Goodbye, Reaganism, too?

Ross Douthat looks beyond or behind the foreground of performances and tactics, and explains the failure of Marco Rubio’s presidential campaign as a rejection of its “Bushism”:

[I]n purely ideological terms, what primary voters were rejecting when they rejected him was the political synthesis of George W. Bush.

In domestic politics, that synthesis had four pillars: a sincere social conservatism rooted in a personal narrative of faith; a center-hugging “compassionate conservatism” on issues related to poverty and education; the pursuit of comprehensive immigration reform as a means to win Latinos for the G.O.P.; and large across-the-board tax cuts to placate the party’s donors and supply-side wing.

In foreign policy, Bushism began with the promise of restraint but ultimately came to mean hawkishness shot through with Wilsonian idealism, a vision of a crusading America whose interests and values were perfectly aligned.

Douthat goes on to assert that the alternatives offered by Rubio’s more successful competitors – specifically “Trump’s populist, illiberal Jacksonianism” and “Cruz’s hard-edge social and economic conservatism” – may represent the (emphasis in the original) “desire for a new synthesis,” not an authentic new synthesis.
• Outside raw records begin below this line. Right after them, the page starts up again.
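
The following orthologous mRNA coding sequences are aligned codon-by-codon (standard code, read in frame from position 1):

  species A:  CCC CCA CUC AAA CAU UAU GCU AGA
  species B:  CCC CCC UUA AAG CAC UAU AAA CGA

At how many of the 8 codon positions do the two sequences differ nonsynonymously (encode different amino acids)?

1

Codon 1: CCC Pro / CCC Pro — identical.
Codon 2: CCA Pro / CCC Pro — synonymous.
Codon 3: CUC Leu / UUA Leu — synonymous.
Codon 4: AAA Lys / AAG Lys — synonymous.
Codon 5: CAU His / CAC His — synonymous.
Codon 6: UAU Tyr / UAU Tyr — identical.
Codon 7: GCU Ala / AAA Lys — nonsynonymous.
Codon 8: AGA Arg / CGA Arg — synonymous.
Nonsynonymous differences: 1.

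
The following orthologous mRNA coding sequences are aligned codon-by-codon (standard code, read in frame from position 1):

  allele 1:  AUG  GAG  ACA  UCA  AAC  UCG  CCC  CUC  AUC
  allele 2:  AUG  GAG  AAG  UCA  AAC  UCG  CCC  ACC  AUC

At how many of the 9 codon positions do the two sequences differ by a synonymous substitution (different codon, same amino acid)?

Codon 1: AUG Met / AUG Met — identical.
Codon 2: GAG Glu / GAG Glu — identical.
Codon 3: ACA Thr / AAG Lys — nonsynonymous.
Codon 4: UCA Ser / UCA Ser — identical.
Codon 5: AAC Asn / AAC Asn — identical.
Codon 6: UCG Ser / UCG Ser — identical.
Codon 7: CCC Pro / CCC Pro — identical.
Codon 8: CUC Leu / ACC Thr — nonsynonymous.
Codon 9: AUC Ile / AUC Ile — identical.
Synonymous differences: 0.

0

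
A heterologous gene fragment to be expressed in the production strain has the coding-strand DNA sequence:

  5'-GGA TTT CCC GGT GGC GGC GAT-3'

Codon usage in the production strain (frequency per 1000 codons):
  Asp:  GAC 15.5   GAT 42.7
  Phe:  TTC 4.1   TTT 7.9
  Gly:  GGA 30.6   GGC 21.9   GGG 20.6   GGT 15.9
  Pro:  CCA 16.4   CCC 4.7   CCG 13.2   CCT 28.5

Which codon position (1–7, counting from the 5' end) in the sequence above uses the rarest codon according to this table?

3

Codon 1 GGA (Gly): 30.6 per 1000.
Codon 2 TTT (Phe): 7.9 per 1000.
Codon 3 CCC (Pro): 4.7 per 1000.
Codon 4 GGT (Gly): 15.9 per 1000.
Codon 5 GGC (Gly): 21.9 per 1000.
Codon 6 GGC (Gly): 21.9 per 1000.
Codon 7 GAT (Asp): 42.7 per 1000.
Lowest frequency is 4.7 at codon 3.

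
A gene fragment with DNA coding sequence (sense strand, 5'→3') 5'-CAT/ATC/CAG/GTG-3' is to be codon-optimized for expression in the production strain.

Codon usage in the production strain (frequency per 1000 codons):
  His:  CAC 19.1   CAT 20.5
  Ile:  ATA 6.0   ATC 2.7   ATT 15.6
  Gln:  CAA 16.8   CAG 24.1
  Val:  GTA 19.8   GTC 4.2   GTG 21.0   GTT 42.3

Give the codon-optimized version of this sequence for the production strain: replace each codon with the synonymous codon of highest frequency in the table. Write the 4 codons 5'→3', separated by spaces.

CAT ATT CAG GTT

Codon 1 (His): best is CAT at 20.5.
Codon 2 (Ile): best is ATT at 15.6.
Codon 3 (Gln): best is CAG at 24.1.
Codon 4 (Val): best is GTT at 42.3.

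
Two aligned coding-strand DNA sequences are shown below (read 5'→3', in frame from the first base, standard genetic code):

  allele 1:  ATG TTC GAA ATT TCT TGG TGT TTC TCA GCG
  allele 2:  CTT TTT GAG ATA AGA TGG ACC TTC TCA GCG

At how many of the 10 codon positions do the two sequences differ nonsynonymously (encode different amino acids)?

3

Codon 1: ATG Met / CTT Leu — nonsynonymous.
Codon 2: TTC Phe / TTT Phe — synonymous.
Codon 3: GAA Glu / GAG Glu — synonymous.
Codon 4: ATT Ile / ATA Ile — synonymous.
Codon 5: TCT Ser / AGA Arg — nonsynonymous.
Codon 6: TGG Trp / TGG Trp — identical.
Codon 7: TGT Cys / ACC Thr — nonsynonymous.
Codon 8: TTC Phe / TTC Phe — identical.
Codon 9: TCA Ser / TCA Ser — identical.
Codon 10: GCG Ala / GCG Ala — identical.
Nonsynonymous differences: 3.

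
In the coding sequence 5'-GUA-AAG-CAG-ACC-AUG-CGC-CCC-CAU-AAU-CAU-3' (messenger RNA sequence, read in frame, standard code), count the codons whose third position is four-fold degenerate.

Codon 1 GUA (Val): third position 4-fold.
Codon 2 AAG (Lys): third position 2-fold.
Codon 3 CAG (Gln): third position 2-fold.
Codon 4 ACC (Thr): third position 4-fold.
Codon 5 AUG (Met): third position 1-fold.
Codon 6 CGC (Arg): third position 4-fold.
Codon 7 CCC (Pro): third position 4-fold.
Codon 8 CAU (His): third position 2-fold.
Codon 9 AAU (Asn): third position 2-fold.
Codon 10 CAU (His): third position 2-fold.
Four-fold degenerate third positions: 4.

4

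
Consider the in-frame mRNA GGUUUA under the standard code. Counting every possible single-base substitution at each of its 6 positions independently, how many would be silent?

5

Codon 1 (GGU, Gly): 3 synonymous substitutions.
Codon 2 (UUA, Leu): 2 synonymous substitutions.
Total: 3 + 2 = 5.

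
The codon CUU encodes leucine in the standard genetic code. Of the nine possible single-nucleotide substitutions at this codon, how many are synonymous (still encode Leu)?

3

Position 1: none → 0 synonymous.
Position 2: none → 0 synonymous.
Position 3: CUC, CUA, CUG → 3 synonymous.
Total: 0 + 0 + 3 = 3.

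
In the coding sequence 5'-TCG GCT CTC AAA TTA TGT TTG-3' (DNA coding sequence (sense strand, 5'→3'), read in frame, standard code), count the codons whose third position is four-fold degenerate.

Codon 1 TCG (Ser): third position 4-fold.
Codon 2 GCT (Ala): third position 4-fold.
Codon 3 CTC (Leu): third position 4-fold.
Codon 4 AAA (Lys): third position 2-fold.
Codon 5 TTA (Leu): third position 2-fold.
Codon 6 TGT (Cys): third position 2-fold.
Codon 7 TTG (Leu): third position 2-fold.
Four-fold degenerate third positions: 3.

3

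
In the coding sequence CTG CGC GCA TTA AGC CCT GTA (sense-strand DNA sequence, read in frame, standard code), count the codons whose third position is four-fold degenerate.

Codon 1 CTG (Leu): third position 4-fold.
Codon 2 CGC (Arg): third position 4-fold.
Codon 3 GCA (Ala): third position 4-fold.
Codon 4 TTA (Leu): third position 2-fold.
Codon 5 AGC (Ser): third position 2-fold.
Codon 6 CCT (Pro): third position 4-fold.
Codon 7 GTA (Val): third position 4-fold.
Four-fold degenerate third positions: 5.

5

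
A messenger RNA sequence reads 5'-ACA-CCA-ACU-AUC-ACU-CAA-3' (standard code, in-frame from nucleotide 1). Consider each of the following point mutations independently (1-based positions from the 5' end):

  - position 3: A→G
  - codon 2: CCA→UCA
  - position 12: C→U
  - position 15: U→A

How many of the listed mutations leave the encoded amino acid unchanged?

3

Codon 1: ACA (Thr) → ACG (Thr) — synonymous.
Codon 2: CCA (Pro) → UCA (Ser) — missense.
Codon 4: AUC (Ile) → AUU (Ile) — synonymous.
Codon 5: ACU (Thr) → ACA (Thr) — synonymous.
Synonymous: 3 of 4.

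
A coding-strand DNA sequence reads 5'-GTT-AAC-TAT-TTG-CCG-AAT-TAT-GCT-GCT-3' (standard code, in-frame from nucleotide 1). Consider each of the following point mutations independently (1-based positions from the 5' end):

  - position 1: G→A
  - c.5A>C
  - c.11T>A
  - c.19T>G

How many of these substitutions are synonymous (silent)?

Codon 1: GTT (Val) → ATT (Ile) — missense.
Codon 2: AAC (Asn) → ACC (Thr) — missense.
Codon 4: TTG (Leu) → TAG (Stop) — nonsense.
Codon 7: TAT (Tyr) → GAT (Asp) — missense.
Synonymous: 0 of 4.

0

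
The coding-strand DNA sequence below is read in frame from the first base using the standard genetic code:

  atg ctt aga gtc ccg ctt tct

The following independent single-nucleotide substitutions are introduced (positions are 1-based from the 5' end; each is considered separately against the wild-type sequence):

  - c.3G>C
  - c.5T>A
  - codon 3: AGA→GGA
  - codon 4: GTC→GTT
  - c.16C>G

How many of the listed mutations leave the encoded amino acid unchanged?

1

Codon 1: ATG (Met) → ATC (Ile) — missense.
Codon 2: CTT (Leu) → CAT (His) — missense.
Codon 3: AGA (Arg) → GGA (Gly) — missense.
Codon 4: GTC (Val) → GTT (Val) — synonymous.
Codon 6: CTT (Leu) → GTT (Val) — missense.
Synonymous: 1 of 5.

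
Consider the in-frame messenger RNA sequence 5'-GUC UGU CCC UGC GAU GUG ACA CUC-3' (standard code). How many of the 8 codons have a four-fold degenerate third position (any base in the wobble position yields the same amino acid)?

5

Codon 1 GUC (Val): third position 4-fold.
Codon 2 UGU (Cys): third position 2-fold.
Codon 3 CCC (Pro): third position 4-fold.
Codon 4 UGC (Cys): third position 2-fold.
Codon 5 GAU (Asp): third position 2-fold.
Codon 6 GUG (Val): third position 4-fold.
Codon 7 ACA (Thr): third position 4-fold.
Codon 8 CUC (Leu): third position 4-fold.
Four-fold degenerate third positions: 5.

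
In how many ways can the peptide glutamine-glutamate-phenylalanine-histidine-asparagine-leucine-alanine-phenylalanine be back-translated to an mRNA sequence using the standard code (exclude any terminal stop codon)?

1536

Gln: 2 codons.
Glu: 2 codons.
Phe: 2 codons.
His: 2 codons.
Asn: 2 codons.
Leu: 6 codons.
Ala: 4 codons.
Phe: 2 codons.
2 × 2 × 2 × 2 × 2 × 6 × 4 × 2 = 1536.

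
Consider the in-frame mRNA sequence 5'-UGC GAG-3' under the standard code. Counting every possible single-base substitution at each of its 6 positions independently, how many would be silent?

2

Codon 1 (UGC, Cys): 1 synonymous substitution.
Codon 2 (GAG, Glu): 1 synonymous substitution.
Total: 1 + 1 = 2.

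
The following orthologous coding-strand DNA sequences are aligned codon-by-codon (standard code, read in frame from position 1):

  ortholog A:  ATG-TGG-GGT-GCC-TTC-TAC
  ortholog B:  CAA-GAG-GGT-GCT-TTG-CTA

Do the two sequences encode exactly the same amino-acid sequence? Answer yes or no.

no

Codon 1: ATG Met / CAA Gln — nonsynonymous.
Codon 2: TGG Trp / GAG Glu — nonsynonymous.
Codon 3: GGT Gly / GGT Gly — identical.
Codon 4: GCC Ala / GCT Ala — synonymous.
Codon 5: TTC Phe / TTG Leu — nonsynonymous.
Codon 6: TAC Tyr / CTA Leu — nonsynonymous.
Nonsynonymous differences: 4 → different protein.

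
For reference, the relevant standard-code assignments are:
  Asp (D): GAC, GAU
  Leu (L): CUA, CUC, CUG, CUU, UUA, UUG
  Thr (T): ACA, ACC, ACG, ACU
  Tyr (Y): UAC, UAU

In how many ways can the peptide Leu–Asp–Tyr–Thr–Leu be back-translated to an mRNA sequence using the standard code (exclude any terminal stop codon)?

Leu: 6 codons.
Asp: 2 codons.
Tyr: 2 codons.
Thr: 4 codons.
Leu: 6 codons.
6 × 2 × 2 × 4 × 6 = 576.

576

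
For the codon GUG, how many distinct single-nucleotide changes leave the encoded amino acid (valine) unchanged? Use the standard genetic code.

Position 1: none → 0 synonymous.
Position 2: none → 0 synonymous.
Position 3: GUU, GUC, GUA → 3 synonymous.
Total: 0 + 0 + 3 = 3.

3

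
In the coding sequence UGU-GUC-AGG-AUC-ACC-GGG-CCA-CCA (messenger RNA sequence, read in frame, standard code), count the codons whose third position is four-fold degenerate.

Codon 1 UGU (Cys): third position 2-fold.
Codon 2 GUC (Val): third position 4-fold.
Codon 3 AGG (Arg): third position 2-fold.
Codon 4 AUC (Ile): third position 3-fold.
Codon 5 ACC (Thr): third position 4-fold.
Codon 6 GGG (Gly): third position 4-fold.
Codon 7 CCA (Pro): third position 4-fold.
Codon 8 CCA (Pro): third position 4-fold.
Four-fold degenerate third positions: 5.

5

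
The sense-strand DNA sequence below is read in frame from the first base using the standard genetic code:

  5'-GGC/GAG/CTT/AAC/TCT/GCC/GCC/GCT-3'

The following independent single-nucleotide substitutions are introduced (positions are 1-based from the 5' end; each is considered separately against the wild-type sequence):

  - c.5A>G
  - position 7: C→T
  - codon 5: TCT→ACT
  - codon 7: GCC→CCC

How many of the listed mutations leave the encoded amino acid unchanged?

0

Codon 2: GAG (Glu) → GGG (Gly) — missense.
Codon 3: CTT (Leu) → TTT (Phe) — missense.
Codon 5: TCT (Ser) → ACT (Thr) — missense.
Codon 7: GCC (Ala) → CCC (Pro) — missense.
Synonymous: 0 of 4.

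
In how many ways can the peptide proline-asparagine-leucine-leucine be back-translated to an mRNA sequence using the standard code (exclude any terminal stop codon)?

288

Pro: 4 codons.
Asn: 2 codons.
Leu: 6 codons.
Leu: 6 codons.
4 × 2 × 6 × 6 = 288.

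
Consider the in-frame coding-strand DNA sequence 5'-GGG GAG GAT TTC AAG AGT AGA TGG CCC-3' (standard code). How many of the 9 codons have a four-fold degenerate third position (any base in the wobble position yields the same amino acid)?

2

Codon 1 GGG (Gly): third position 4-fold.
Codon 2 GAG (Glu): third position 2-fold.
Codon 3 GAT (Asp): third position 2-fold.
Codon 4 TTC (Phe): third position 2-fold.
Codon 5 AAG (Lys): third position 2-fold.
Codon 6 AGT (Ser): third position 2-fold.
Codon 7 AGA (Arg): third position 2-fold.
Codon 8 TGG (Trp): third position 1-fold.
Codon 9 CCC (Pro): third position 4-fold.
Four-fold degenerate third positions: 2.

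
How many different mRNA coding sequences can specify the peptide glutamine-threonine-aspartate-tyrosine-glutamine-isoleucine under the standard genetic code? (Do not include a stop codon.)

192

Gln: 2 codons.
Thr: 4 codons.
Asp: 2 codons.
Tyr: 2 codons.
Gln: 2 codons.
Ile: 3 codons.
2 × 4 × 2 × 2 × 2 × 3 = 192.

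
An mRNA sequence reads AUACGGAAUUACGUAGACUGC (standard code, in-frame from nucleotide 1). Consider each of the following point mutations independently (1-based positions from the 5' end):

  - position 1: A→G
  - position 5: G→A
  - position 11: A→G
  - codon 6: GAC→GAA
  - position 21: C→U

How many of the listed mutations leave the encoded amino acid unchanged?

1

Codon 1: AUA (Ile) → GUA (Val) — missense.
Codon 2: CGG (Arg) → CAG (Gln) — missense.
Codon 4: UAC (Tyr) → UGC (Cys) — missense.
Codon 6: GAC (Asp) → GAA (Glu) — missense.
Codon 7: UGC (Cys) → UGU (Cys) — synonymous.
Synonymous: 1 of 5.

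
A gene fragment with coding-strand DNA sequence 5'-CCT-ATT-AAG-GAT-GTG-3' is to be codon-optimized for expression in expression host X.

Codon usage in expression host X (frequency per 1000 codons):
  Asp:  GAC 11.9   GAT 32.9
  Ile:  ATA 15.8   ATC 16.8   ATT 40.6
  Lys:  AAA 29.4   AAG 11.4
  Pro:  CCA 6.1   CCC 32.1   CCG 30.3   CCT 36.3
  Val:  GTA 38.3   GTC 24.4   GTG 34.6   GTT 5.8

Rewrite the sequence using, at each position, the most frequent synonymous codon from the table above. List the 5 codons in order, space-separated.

CCT ATT AAA GAT GTA

Codon 1 (Pro): best is CCT at 36.3.
Codon 2 (Ile): best is ATT at 40.6.
Codon 3 (Lys): best is AAA at 29.4.
Codon 4 (Asp): best is GAT at 32.9.
Codon 5 (Val): best is GTA at 38.3.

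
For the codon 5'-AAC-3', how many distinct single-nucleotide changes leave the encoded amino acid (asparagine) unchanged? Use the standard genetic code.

Position 1: none → 0 synonymous.
Position 2: none → 0 synonymous.
Position 3: AAU → 1 synonymous.
Total: 0 + 0 + 1 = 1.

1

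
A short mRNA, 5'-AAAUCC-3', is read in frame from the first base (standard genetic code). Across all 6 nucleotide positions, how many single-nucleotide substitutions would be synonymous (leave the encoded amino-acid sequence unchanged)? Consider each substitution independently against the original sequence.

Codon 1 (AAA, Lys): 1 synonymous substitution.
Codon 2 (UCC, Ser): 3 synonymous substitutions.
Total: 1 + 3 = 4.

4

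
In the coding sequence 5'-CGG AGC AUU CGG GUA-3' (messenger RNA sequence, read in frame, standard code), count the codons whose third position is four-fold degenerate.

3

Codon 1 CGG (Arg): third position 4-fold.
Codon 2 AGC (Ser): third position 2-fold.
Codon 3 AUU (Ile): third position 3-fold.
Codon 4 CGG (Arg): third position 4-fold.
Codon 5 GUA (Val): third position 4-fold.
Four-fold degenerate third positions: 3.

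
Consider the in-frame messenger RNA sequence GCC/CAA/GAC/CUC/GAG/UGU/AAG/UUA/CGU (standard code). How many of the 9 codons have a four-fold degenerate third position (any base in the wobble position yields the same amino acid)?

3

Codon 1 GCC (Ala): third position 4-fold.
Codon 2 CAA (Gln): third position 2-fold.
Codon 3 GAC (Asp): third position 2-fold.
Codon 4 CUC (Leu): third position 4-fold.
Codon 5 GAG (Glu): third position 2-fold.
Codon 6 UGU (Cys): third position 2-fold.
Codon 7 AAG (Lys): third position 2-fold.
Codon 8 UUA (Leu): third position 2-fold.
Codon 9 CGU (Arg): third position 4-fold.
Four-fold degenerate third positions: 3.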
Unlike Bushism or “compassionate conservatism” in its moment, neither seems likely, in Douthat’s opinion, to “win the median voter.”

The further question concerns the American Republican, or conservative, or rightwing concepts – separately or all together – in relation to the evident crisis of the Republican Party. The coalition that appears to be deconstructing itself before all of our eyes – conservative intelligentsia and base disgusted at their mirror reflections, each other – is not just the Bush coalition, but the Reagan coalition. The question before us is whether the American Right currently possesses a coherent theory of positive national governance at all, and whether, in the absence of a perceived existential enemy, it can produce even the minimum necessary integration of the American state.

5 comments on “Goodbye, Reaganism, too?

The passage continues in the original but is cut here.